Je réalise entre deux rêveries que mes dessins, mes livres, semblent préfigurer mon accident. Ils contenaient déjà tout ce qui vient de me tomber dessus.
D’autre part cet accident m’offre l'occasion de vérifier de manière radicale que certaines de mes convictions les plus profondes collent bien à la réalité.
C’est maintenant d’expérience de première main que je peux répéter ce que j’ai toujours dit, à savoir que je ne suis pas ce corps, cette personne vagissante, instable, capricieuse, vite contrariée.
L'identification à « soi » (au complexe corps/mental) n'est que provisoire et elle est basée sur un malentendu.
Adorable malentendu d'ailleurs, inutile de vouloir le dissoudre.
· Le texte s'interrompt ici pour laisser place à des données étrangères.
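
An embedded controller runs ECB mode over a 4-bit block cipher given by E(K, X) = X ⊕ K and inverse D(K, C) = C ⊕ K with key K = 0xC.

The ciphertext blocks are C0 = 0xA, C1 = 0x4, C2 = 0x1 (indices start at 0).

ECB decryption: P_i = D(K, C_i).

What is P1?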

C'est cette méprise - basée sur une illusion tenace - qui fait tout le charme du monde : on est tous plongé dans un mauvais feuilleton et on y croit dur comme fer. Ça fait des histoires à raconter, c'est rigolo...

Pour mon sixième réveil, on m’a apporté un gros colis. Il contenait le livre sur l’exploitation minière du nord de l’Espagne pour lequel j’ai réalisé plusieurs dessins cette année, ainsi quelques exemplaires de la traduction espagnole de J’ai tout mon temps.
Premier sourire.








« - "Quel jour nous sommes" ? Je n’en sais rien.
Jeudi ? Mardi ? Non vraiment je ne sais pas.
Mais ce n’est pas nouveau : je ne suis jamais sûr du jour que nous sommes.
Je travaille chez moi. Je ne lis pas les journaux, je ne regarde pas la télé.
Je vis sans agenda. »

« - Attention, je fais la petite toilette...
- Faites, faites… »

(Qu’est-ce que… ? Encore une hallucination ?)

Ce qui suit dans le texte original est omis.